The root cause is that the charset guessing with xml2enc needs to
consume at least 4 bytes from the document to come to a conclusion. The
consumed bytes are buffered so that they can later get prepended to the
output again. But apparently it is assumed that there are always at
least 4 bytes available, which in some cases is not the case. In these
cases the buffer may contain some bytes left behind from the previous
request on the same connection.
The attached patch fixes that issue by simply skipping documents smaller
than 4 bytes. The rationale behind this is, that for HTML rewriting to
do something useful, it needs to work on an absolute URL (i.e. including
a schema). But as the schema "http" is already 4 bytes, there would be
nothing to rewrite.
The patch is based on httpd trunk, rev. 1579365.

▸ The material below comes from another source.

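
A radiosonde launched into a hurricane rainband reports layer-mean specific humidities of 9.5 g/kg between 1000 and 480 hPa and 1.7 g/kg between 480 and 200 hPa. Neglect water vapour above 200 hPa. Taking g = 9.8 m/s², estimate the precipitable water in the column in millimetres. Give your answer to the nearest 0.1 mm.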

Please provide feedback whether I should file an issue in Apaches
Bugzilla or whether this isn't needed in this case.
Regards,
Micha
Index: modules/filters/mod_proxy_html.c
===
--- modules/filters/mod_proxy_html.c (Revision 1579365)
+++ modules/filters/mod_proxy_html.c (Arbeitskopie)
@@ -885,6 +885,15 @@
else if (apr_bucket_read(b, &buf, &bytes, APR_BLOCK_READ)
== APR_SUCCESS) {
if (ctxt->parser == NULL) {
+/* For documents smaller than four bytes, there is no reason to do
+ * HTML rewriting. The URL schema (i.e. 'http') needs four bytes alone.
+ * And the HTML parser needs at least four bytes to initialise correctly.
+ */
+if ((bytes < 4) && APR_BUCKET_IS_EOS(APR_BUCKET_NEXT(b))) {
+ap_remove_output_filter(f) ;
+return ap_pass_brigade(f->next, bb) ;
+}
+
const char *cenc;
if (!xml2enc_charset ||
(xml2enc_charset(f->r, &enc, &cenc) != APR_SUCCESS)) {